Comme la plupart des constructions australes, la maison des Brito était en bois. La salle de séjour spacieuse était pourvue d’une cheminée en pierre que nous allumions le soir, et l’atmosphère accueillante invitait à garder le silence en écoutant le murmure de la mer proche. J’ai passé ainsi les quatre premiers jours face à la Terre de Feu. Le matin, nous montions dans la Land Rover pour prendre la route qui relie Punta Arenas à Fuerte Bulnes par le sud et, le soir, nous nous asseyions devant la cheminée. Alors Don Félix me parlait des baleines et des baleiniers.

Il connaissait des histoires intéressantes et il savait très bien raconter. Mais je ne voulais pas écouter : je voulais vivre.

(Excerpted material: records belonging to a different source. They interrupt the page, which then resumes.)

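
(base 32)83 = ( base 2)100000011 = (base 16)103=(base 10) 259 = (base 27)9G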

Don Félix a fini par se rendre compte que mon esprit était très loin de ce lieu agréable et, fermant l’album de photos, il m’a dit :

— On dirait que tu t’es bien enfoncé dans la caboche cette idée d’embarquer sur un baleinier. Inutile de lutter contre. Enfin. La première chose à faire, c’est de passer de l’autre côté du détroit, à Porvenir. En cette saison, les quelques baleiniers qui restent sont en mer, mais je sais qu’un de mes amis a son bateau mouillé à Puerto Nuevo pour y faire des réparations. C’est un homme difficile, mais s’il t’accepte, mon garçon, tu auras l’aventure dont tu rêves.